Department of Biological Sciences, University of South Carolina, Columbia, South Carolina 29208.
G3 (Bethesda). 2013 Nov 6;3(11):2085-94. doi: 10.1534/g3.113.008417.
Genome-wide association studies are a powerful method to dissect the genetic basis of traits, although in practice the effects of complex genetic architecture and population structure remain poorly understood. To compare mapping strategies we dissected the genetic control of flavonoid pigmentation traits in the cereal grass sorghum by using high-resolution genotyping-by-sequencing single-nucleotide polymorphism markers. Studying the grain tannin trait, we find that general linear models (GLMs) are not able to precisely map tan1-a, a known loss-of-function allele of the Tannin1 gene, with either a small panel (n = 142) or large association panel (n = 336), and that indirect associations limit the mapping of the Tannin1 locus to Mb-resolution. A GLM that accounts for population structure (Q) or standard mixed linear model that accounts for kinship (K) can identify tan1-a, whereas a compressed mixed linear model performs worse than the naive GLM. Interestingly, a simple loss-of-function genome scan, for genotype-phenotype covariation only in the putative loss-of-function allele, is able to precisely identify the Tannin1 gene without considering relatedness. We also find that the tan1-a allele can be mapped with gene resolution in a biparental recombinant inbred line family (n = 263) using genotyping-by-sequencing markers but lower precision in the mapping of vegetative pigmentation traits suggest that consistent gene-level resolution will likely require larger families or multiple recombinant inbred lines. These findings highlight that complex association signals can emerge from even the simplest traits given epistasis and structured alleles, but that gene-resolution mapping of these traits is possible with high marker density and appropriate models.

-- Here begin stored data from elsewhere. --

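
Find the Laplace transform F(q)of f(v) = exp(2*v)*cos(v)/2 (q - 2)/(2*((q - 2)^2 + 1))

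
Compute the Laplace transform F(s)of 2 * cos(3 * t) 2 * s/(s^2 + 9)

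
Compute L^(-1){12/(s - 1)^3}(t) 6*t^2*exp(t)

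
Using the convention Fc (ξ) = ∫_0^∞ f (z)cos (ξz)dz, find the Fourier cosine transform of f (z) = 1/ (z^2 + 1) pi * exp (-ξ)/2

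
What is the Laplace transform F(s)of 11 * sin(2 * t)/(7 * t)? 11 * atan(2/s)/7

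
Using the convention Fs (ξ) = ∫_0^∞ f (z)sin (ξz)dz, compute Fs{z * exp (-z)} 2 * ξ/ (ξ^2 + 1)^2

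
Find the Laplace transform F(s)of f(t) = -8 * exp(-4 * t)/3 -8/(3 * s + 12)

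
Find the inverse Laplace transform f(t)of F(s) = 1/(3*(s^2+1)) sin(t)/3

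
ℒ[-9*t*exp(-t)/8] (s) -9/(8*(s+1)^2)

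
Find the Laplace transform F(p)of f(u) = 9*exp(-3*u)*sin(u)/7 9/(7*((p + 3)^2 + 1))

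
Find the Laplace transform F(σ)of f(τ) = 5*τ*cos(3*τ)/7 5*(σ^2 - 9)/(7*(σ^2 + 9)^2)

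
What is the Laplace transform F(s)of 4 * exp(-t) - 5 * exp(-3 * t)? 4/(s + 1) - 5/(s + 3)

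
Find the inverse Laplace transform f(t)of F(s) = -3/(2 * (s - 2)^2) -3 * t * exp(2 * t)/2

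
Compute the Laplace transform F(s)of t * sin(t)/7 2 * s/(7 * (s^2+1)^2)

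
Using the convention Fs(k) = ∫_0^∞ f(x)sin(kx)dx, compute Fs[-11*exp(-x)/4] -11*k/(4*k^2+4)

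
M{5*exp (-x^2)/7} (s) 5*gamma (s/2)/14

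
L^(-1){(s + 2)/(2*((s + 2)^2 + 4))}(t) exp(-2*t)*cos(2*t)/2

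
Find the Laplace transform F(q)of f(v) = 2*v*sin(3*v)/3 4*q/(q^2 + 9)^2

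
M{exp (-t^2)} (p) gamma (p/2)/2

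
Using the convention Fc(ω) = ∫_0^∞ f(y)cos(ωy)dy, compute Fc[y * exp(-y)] (1 - ω^2)/(ω^2 + 1)^2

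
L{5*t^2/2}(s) 5/s^3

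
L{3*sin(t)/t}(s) 3*atan(1/s)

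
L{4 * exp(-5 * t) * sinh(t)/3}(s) 4/(3 * ((s + 5)^2 - 1))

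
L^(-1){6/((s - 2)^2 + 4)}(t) 3 * exp(2 * t) * sin(2 * t)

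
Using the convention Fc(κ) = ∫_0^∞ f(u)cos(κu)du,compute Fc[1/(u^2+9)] pi * exp(-3 * κ)/6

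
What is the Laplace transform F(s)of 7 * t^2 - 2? 14/s^3 - 2/s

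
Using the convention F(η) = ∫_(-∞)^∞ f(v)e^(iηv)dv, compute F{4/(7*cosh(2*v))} 2*pi/(7*cosh(pi*η/4))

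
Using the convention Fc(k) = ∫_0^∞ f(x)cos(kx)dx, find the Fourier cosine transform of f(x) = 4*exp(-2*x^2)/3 sqrt(2)*sqrt(pi)*exp(-k^2/8)/3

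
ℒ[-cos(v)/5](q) -q/(5*q^2+5)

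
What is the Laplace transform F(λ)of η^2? 2/λ^3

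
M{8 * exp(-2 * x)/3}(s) 2^(3 - s) * gamma(s)/3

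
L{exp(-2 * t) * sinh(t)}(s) 1/((s + 2)^2 - 1)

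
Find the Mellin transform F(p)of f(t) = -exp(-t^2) -gamma(p/2)/2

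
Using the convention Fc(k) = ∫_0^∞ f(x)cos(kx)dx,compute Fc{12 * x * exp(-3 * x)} 12 * (9 - k^2)/(k^2 + 9)^2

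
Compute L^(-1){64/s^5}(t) 8*t^4/3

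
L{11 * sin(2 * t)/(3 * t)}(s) 11 * atan(2/s)/3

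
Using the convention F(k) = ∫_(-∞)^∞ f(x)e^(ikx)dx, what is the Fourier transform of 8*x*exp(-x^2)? 4*I*sqrt(pi)*k*exp(-k^2/4)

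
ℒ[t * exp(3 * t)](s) (s - 3) ^(-2) 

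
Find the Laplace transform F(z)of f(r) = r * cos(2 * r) (z^2 - 4)/(z^2 + 4)^2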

全基因组关联研究是剖析性状遗传基础的有力方法,但在实践中,复杂的遗传结构和群体结构的影响仍未得到很好的理解。为了比较作图策略,我们使用高分辨率的测序单核苷酸多态性标记对谷物高粱的类黄酮色素性状的遗传控制进行了剖析。在研究谷物单宁性状时,我们发现,一般线性模型(GLMs)无法精确地定位 tan1-a,这是 Tannin1 基因的一个已知功能丧失等位基因,无论是使用小面板(n = 142)还是大关联面板(n = 336),间接关联都限制了 Tannin1 基因座的图谱分辨率达到 Mb 水平。考虑到群体结构的 GLM(Q)或考虑亲缘关系的标准混合线性模型(K)可以识别 tan1-a,而压缩混合线性模型的表现不如简单的 GLM。有趣的是,仅对假定功能丧失等位基因的基因型-表型共变进行简单的功能丧失全基因组扫描,无需考虑亲缘关系,就能够精确地识别 Tannin1 基因。我们还发现,在二倍体重组自交系家系(n = 263)中,使用测序单核苷酸多态性标记可以以基因分辨率定位 tan1-a 等位基因,但在定位营养色素性状时的分辨率较低,这表明要实现一致的基因水平分辨率,可能需要更大的家系或多个重组自交系。这些发现强调了,即使是最简单的性状,由于上位性和结构化等位基因,也可能出现复杂的关联信号,但通过高密度标记和适当的模型,这些性状的基因分辨率作图是可行的。